Divisés sur l’apogée car la carrière du Maestro est parsemée de victoires mémorables et de défaites qui le sont tout autant. Des heures et des heures de débats ne suffiraient pas à faire émerger avec certitude le point culminant du récit « federerien » : sa finale perdue à Wimbledon en 2008 contre Rafael Nadal dans une ambiance crépusculaire de tragédie grecque ? Son premier et unique sacre sur l’ocre de Roland-Garros en 2009 ? Son come-back éclatant à l’Open d’Australie en 2017 ? Sa cruelle désillusion face à Novak Djokovic lors de la finale de Wimbledon en 2019 ? Il n’y a donc pas un apogée mais des apogées qui se déterminent en fonction de ressentis éminemment subjectifs et personnels.
À l’inverse, la fin de l’aventure Federer fait l’objet d’un large consensus. Certes, nous étions nombreux à caresser l’espoir d’une dernière apparition et, qui sait, d’un dernier frisson dans un tournoi du Grand Chelem. Wimbledon semblait un lieu prédestiné mais c’est finalement dans un autre écrin de Londres, à l’O2 Arena lors de la Laver Cup, que l’artiste suisse a tiré sa révérence. Et de quelle manière ! En choisissant de jouer son ultime match officiel en double aux côtés de son plus ancien et plus grand rival, Rafael Nadal, Roger Federer a inscrit sa sortie dans une histoire plus grande que lui. Au-delà du match et de son résultat anecdotique, les larmes de Federer et peut-être plus encore celles de Nadal ont provoqué une déflagration émotionnelle qui a bouleversé des centaines de milliers de personnes aux quatre coins de la planète.
L’image de ces deux champions en pleurs, main dans la main, restera comme l’une des plus belles que l’histoire du sport ait produites. Elle valide (presque) la prophétie que Laurent Binet et Antoine Benneteau avaient formulée dans leur Dictionnaire amoureux du tennis : « Ils finiront ensemble, comme les amants de Pompéi pris dans la cendre. » À défaut d’avoir été grande sur le plan du tennis, la dernière danse de Roger Federer aura été parfaite sur le terrain du symbole.

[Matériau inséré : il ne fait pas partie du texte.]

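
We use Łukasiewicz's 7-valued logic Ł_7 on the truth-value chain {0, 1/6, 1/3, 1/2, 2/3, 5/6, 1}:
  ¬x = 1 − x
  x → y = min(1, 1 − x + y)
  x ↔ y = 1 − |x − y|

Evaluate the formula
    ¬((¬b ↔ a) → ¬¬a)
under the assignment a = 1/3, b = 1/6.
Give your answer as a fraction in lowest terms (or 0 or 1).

1/6

¬b = ¬1/6 = 5/6
¬b ↔ a = 5/6 ↔ 1/3 = 1/2
¬a = ¬1/3 = 2/3
¬¬a = ¬2/3 = 1/3
(¬b ↔ a) → ¬¬a = 1/2 → 1/3 = 5/6
¬((¬b ↔ a) → ¬¬a) = ¬5/6 = 1/6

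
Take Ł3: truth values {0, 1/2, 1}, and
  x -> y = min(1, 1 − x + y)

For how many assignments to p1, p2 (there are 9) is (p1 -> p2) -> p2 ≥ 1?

p1 = 0, p2 = 0 ↦ 0  <
p1 = 0, p2 = 1/2 ↦ 1/2  <
p1 = 0, p2 = 1 ↦ 1  ≥
p1 = 1/2, p2 = 0 ↦ 1/2  <
p1 = 1/2, p2 = 1/2 ↦ 1/2  <
p1 = 1/2, p2 = 1 ↦ 1  ≥
p1 = 1, p2 = 0 ↦ 1  ≥
p1 = 1, p2 = 1/2 ↦ 1  ≥
p1 = 1, p2 = 1 ↦ 1  ≥
So 5 of the 9 assignments meet the threshold.

5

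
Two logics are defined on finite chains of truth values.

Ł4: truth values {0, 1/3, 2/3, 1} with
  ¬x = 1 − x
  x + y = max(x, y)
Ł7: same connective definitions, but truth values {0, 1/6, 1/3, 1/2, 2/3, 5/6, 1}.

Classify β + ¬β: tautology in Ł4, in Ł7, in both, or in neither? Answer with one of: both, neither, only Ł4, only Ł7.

neither

In Ł4: at β = 1/3 the value is 2/3 — not a tautology.
In Ł7: at β = 1/6 the value is 5/6 — not a tautology.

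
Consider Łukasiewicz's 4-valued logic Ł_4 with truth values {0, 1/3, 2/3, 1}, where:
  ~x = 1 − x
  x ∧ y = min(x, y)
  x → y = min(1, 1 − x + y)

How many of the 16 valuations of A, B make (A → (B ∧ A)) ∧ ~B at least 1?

1

A = 0, B = 0 ↦ 1  ≥
A = 0, B = 1/3 ↦ 2/3  <
A = 0, B = 2/3 ↦ 1/3  <
A = 0, B = 1 ↦ 0  <
A = 1/3, B = 0 ↦ 2/3  <
A = 1/3, B = 1/3 ↦ 2/3  <
A = 1/3, B = 2/3 ↦ 1/3  <
A = 1/3, B = 1 ↦ 0  <
A = 2/3, B = 0 ↦ 1/3  <
A = 2/3, B = 1/3 ↦ 2/3  <
A = 2/3, B = 2/3 ↦ 1/3  <
A = 2/3, B = 1 ↦ 0  <
A = 1, B = 0 ↦ 0  <
A = 1, B = 1/3 ↦ 1/3  <
A = 1, B = 2/3 ↦ 1/3  <
A = 1, B = 1 ↦ 0  <
So 1 of the 16 assignments meets the threshold.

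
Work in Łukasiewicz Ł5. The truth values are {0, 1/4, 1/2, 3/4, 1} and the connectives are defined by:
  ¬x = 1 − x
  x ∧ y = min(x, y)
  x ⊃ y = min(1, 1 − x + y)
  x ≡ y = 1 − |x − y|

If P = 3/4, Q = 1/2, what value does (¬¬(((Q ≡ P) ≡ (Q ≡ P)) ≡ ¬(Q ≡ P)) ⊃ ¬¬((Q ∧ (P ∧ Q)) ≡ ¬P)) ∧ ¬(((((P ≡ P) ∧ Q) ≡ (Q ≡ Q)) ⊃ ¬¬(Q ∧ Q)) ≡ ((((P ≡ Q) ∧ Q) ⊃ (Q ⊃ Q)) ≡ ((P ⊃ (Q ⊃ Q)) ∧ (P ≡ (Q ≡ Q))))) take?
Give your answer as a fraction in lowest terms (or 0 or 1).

Q ≡ P = 1/2 ≡ 3/4 = 3/4
Q ≡ P = 1/2 ≡ 3/4 = 3/4
(Q ≡ P) ≡ (Q ≡ P) = 3/4 ≡ 3/4 = 1
Q ≡ P = 1/2 ≡ 3/4 = 3/4
¬(Q ≡ P) = ¬3/4 = 1/4
((Q ≡ P) ≡ (Q ≡ P)) ≡ ¬(Q ≡ P) = 1 ≡ 1/4 = 1/4
¬(((Q ≡ P) ≡ (Q ≡ P)) ≡ ¬(Q ≡ P)) = ¬1/4 = 3/4
¬¬(((Q ≡ P) ≡ (Q ≡ P)) ≡ ¬(Q ≡ P)) = ¬3/4 = 1/4
P ∧ Q = 3/4 ∧ 1/2 = 1/2
Q ∧ (P ∧ Q) = 1/2 ∧ 1/2 = 1/2
¬P = ¬3/4 = 1/4
(Q ∧ (P ∧ Q)) ≡ ¬P = 1/2 ≡ 1/4 = 3/4
¬((Q ∧ (P ∧ Q)) ≡ ¬P) = ¬3/4 = 1/4
¬¬((Q ∧ (P ∧ Q)) ≡ ¬P) = ¬1/4 = 3/4
¬¬(((Q ≡ P) ≡ (Q ≡ P)) ≡ ¬(Q ≡ P)) ⊃ ¬¬((Q ∧ (P ∧ Q)) ≡ ¬P) = 1/4 ⊃ 3/4 = 1
P ≡ P = 3/4 ≡ 3/4 = 1
(P ≡ P) ∧ Q = 1 ∧ 1/2 = 1/2
Q ≡ Q = 1/2 ≡ 1/2 = 1
((P ≡ P) ∧ Q) ≡ (Q ≡ Q) = 1/2 ≡ 1 = 1/2
Q ∧ Q = 1/2 ∧ 1/2 = 1/2
¬(Q ∧ Q) = ¬1/2 = 1/2
¬¬(Q ∧ Q) = ¬1/2 = 1/2
(((P ≡ P) ∧ Q) ≡ (Q ≡ Q)) ⊃ ¬¬(Q ∧ Q) = 1/2 ⊃ 1/2 = 1
P ≡ Q = 3/4 ≡ 1/2 = 3/4
(P ≡ Q) ∧ Q = 3/4 ∧ 1/2 = 1/2
Q ⊃ Q = 1/2 ⊃ 1/2 = 1
((P ≡ Q) ∧ Q) ⊃ (Q ⊃ Q) = 1/2 ⊃ 1 = 1
Q ⊃ Q = 1/2 ⊃ 1/2 = 1
P ⊃ (Q ⊃ Q) = 3/4 ⊃ 1 = 1
Q ≡ Q = 1/2 ≡ 1/2 = 1
P ≡ (Q ≡ Q) = 3/4 ≡ 1 = 3/4
(P ⊃ (Q ⊃ Q)) ∧ (P ≡ (Q ≡ Q)) = 1 ∧ 3/4 = 3/4
(((P ≡ Q) ∧ Q) ⊃ (Q ⊃ Q)) ≡ ((P ⊃ (Q ⊃ Q)) ∧ (P ≡ (Q ≡ Q))) = 1 ≡ 3/4 = 3/4
((((P ≡ P) ∧ Q) ≡ (Q ≡ Q)) ⊃ ¬¬(Q ∧ Q)) ≡ ((((P ≡ Q) ∧ Q) ⊃ (Q ⊃ Q)) ≡ ((P ⊃ (Q ⊃ Q)) ∧ (P ≡ (Q ≡ Q)))) = 1 ≡ 3/4 = 3/4
¬(((((P ≡ P) ∧ Q) ≡ (Q ≡ Q)) ⊃ ¬¬(Q ∧ Q)) ≡ ((((P ≡ Q) ∧ Q) ⊃ (Q ⊃ Q)) ≡ ((P ⊃ (Q ⊃ Q)) ∧ (P ≡ (Q ≡ Q))))) = ¬3/4 = 1/4
(¬¬(((Q ≡ P) ≡ (Q ≡ P)) ≡ ¬(Q ≡ P)) ⊃ ¬¬((Q ∧ (P ∧ Q)) ≡ ¬P)) ∧ ¬(((((P ≡ P) ∧ Q) ≡ (Q ≡ Q)) ⊃ ¬¬(Q ∧ Q)) ≡ ((((P ≡ Q) ∧ Q) ⊃ (Q ⊃ Q)) ≡ ((P ⊃ (Q ⊃ Q)) ∧ (P ≡ (Q ≡ Q))))) = 1 ∧ 1/4 = 1/4

1/4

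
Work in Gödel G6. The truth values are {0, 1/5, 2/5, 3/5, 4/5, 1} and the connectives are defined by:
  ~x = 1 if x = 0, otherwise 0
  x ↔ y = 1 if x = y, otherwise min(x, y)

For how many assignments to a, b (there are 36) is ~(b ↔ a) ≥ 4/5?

value 1: 10 assignments (counts)
value 0: 26 assignments
So 10 of the 36 assignments meet the threshold.

10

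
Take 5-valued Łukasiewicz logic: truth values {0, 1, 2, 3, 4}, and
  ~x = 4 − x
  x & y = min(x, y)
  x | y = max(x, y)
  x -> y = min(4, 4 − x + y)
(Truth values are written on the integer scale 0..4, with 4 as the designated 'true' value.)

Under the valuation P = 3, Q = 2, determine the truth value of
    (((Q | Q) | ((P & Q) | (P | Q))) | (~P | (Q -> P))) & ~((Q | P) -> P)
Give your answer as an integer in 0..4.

0

Q | Q = 2 | 2 = 2
P & Q = 3 & 2 = 2
P | Q = 3 | 2 = 3
(P & Q) | (P | Q) = 2 | 3 = 3
(Q | Q) | ((P & Q) | (P | Q)) = 2 | 3 = 3
~P = ~3 = 1
Q -> P = 2 -> 3 = 4
~P | (Q -> P) = 1 | 4 = 4
((Q | Q) | ((P & Q) | (P | Q))) | (~P | (Q -> P)) = 3 | 4 = 4
Q | P = 2 | 3 = 3
(Q | P) -> P = 3 -> 3 = 4
~((Q | P) -> P) = ~4 = 0
(((Q | Q) | ((P & Q) | (P | Q))) | (~P | (Q -> P))) & ~((Q | P) -> P) = 4 & 0 = 0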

La loi de Kahneman ne suffit pas, cependant, à appréhender l’expérience federerienne dans sa globalité. Repenser à Federer, ce n’est pas uniquement se remémorer les grandes dates de sa carrière. Repenser à Federer, c’est aussi se souvenir de ces petites choses qui ont fait le sel de notre quotidien tennistique pendant près d’un quart de siècle : mettre le réveil à quatre heures du matin pour le voir jouer à l’autre bout du monde ; avoir la boule au ventre avant chaque match contre Nadal ; porter des tenues griffées « RF » en espérant qu’elles nous donneraient des superpouvoirs sur le court ; pousser un « Cooooooome on » de soulagement (ou « Chum jetze » pour les plus germanophones d’entre nous) après un ace ou un juron d’effroi après un revers boisé ; éteindre la télé quand il était malmené pour lui permettre de se « reconcentrer »… Repenser à Federer, c’est enfin et surtout se replonger avec un peu de nostalgie dans ce que l’écrivain David Foster Wallace appelait les « moments Federer », « ces moments où, en regardant le Suisse, on reste bouche bée, les yeux exorbités, et on pousse de tels cris que nos épouses accourent de la pièce d’à côté pour vérifier que tout va bien. » Une émotion brute, presque enfantine, devant la beauté utile qu’un homme est capable de produire sur un terrain. Une passion débordante, voire irrationnelle, pour un tennis déclamé en alexandrin quand tant d’autres l’écrivent en prose.
Une synthèse chimiquement pure
Bien au-delà de ses titres à la pelle et de son palmarès long comme le bras, Federer fut l’homme des conciliations improbables et des synthèses impossibles : son tempérament (à la fois de feu et de glace), son talent (à la fois inné et travaillé), sa gestion du temps (à la fois ancrée dans l’instant et dans la durée)… Chez le Suisse, tout est toujours affaire d’équilibre entre deux forces contraires. Même dans le jeu. Andy Roddick, l’une de ses victimes préférées, avait déclaré un jour : « Pendant son apogée, je pense que Roger Federer était le joueur le plus offensif du monde et en même temps le meilleur joueur défensif du monde. »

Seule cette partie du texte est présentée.